I am reminded of President Obama and Secretary Duncan and this notion of the Iron Triangle, that we have to attend to affordability. We also have to attend to accountability, so the transparency of data and outcomes, and then the foundation of innovation, which we take to mean this massive shift to digital-enabled learning. That triangle really describes the new business model, if you will, and why the way we used to do it just isn’t working anymore.
Open SUNY: Expanding Education
I think we’ve all gotten our arms around this notion of disruptive innovation, and I think digital is at the top of the list. Open SUNY is the State University of New York’s effort to deliver a broader base of instruction, courses and degree programs online, exclusively online, or online or on campus, to as many students – college-age and adult – as possible, to make sure that students and adults are ready for the work force of today and tomorrow. So we’re really focusing on online programs in high-demand fields, because we know the outcome is you’ll get a job.
We think that we can shorten not only the time to degree but the cost of college for our students, so that’s part of our business model. We think we can grow our enrollments, and we have state appropriation based on our enrollments, and we think that online learning is a way to get more students to completion.

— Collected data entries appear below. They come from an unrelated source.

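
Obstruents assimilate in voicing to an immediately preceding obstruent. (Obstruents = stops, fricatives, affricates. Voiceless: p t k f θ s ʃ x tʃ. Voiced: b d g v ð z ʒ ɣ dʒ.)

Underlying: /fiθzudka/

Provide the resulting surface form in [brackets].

[fiθsudga]

/z/ after /θ/ (voiceless) → [s]
/k/ after /d/ (voiced) → [g]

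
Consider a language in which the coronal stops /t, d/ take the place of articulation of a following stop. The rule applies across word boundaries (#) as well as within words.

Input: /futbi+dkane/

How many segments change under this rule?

/t/ before /b/ (labial) → [p]
/d/ before /k/ (velar) → [g]
2 segments change.

2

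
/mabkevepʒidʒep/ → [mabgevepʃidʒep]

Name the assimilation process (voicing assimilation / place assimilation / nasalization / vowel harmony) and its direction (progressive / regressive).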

The inspiration for Open SUNY was to expand, to the largest degree possible, our digital delivery system for teaching and learning. We now have six campuses offering eight online degree programs that carry the characteristics of a tutoring support system, internships and applied learning, assessment for prior learning experience, and hopefully a shortened time to degree. We will, over the next three years, serve approximately 100,000 new students at SUNY.

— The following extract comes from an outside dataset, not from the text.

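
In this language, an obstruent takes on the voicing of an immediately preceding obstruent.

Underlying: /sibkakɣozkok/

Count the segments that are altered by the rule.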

New Systems for Teaching and Learning
I think there’s a fundamental worry on everybody’s part that what’s been working for us in the teacher-to-student relationship and the faculty professor-to-student will somehow be damaged, or will go into default. In the digital world, you present a lesson, as a faculty member, and you find out instantly what the students’ questions are, what they’re not understanding. In the digital world, you present a lesson, as a faculty member, and you find out instantly what the students’ questions are, what they’re not understanding.
The Future of Education
When I think about presidents and chancellors who are going to take these pretty complex positions going forward, I think the vision they have to carry into the job is really societal need. I would hope for every new leader in our sector, they would come with a commitment to solving those societal challenges, and that’s exactly what we’re able to do in this digital age. I would say, on the horizon is this massive expectation that we are going to educate more people, we’re going to educate a much more diverse population, a global population. And it’s time. It’s high time. We’ve done this pretty much the same way for, not decades but centuries, and I think the door opened by the digital revolution is opening us to a whole new clientele that’s really going to change the profile of higher education for the better.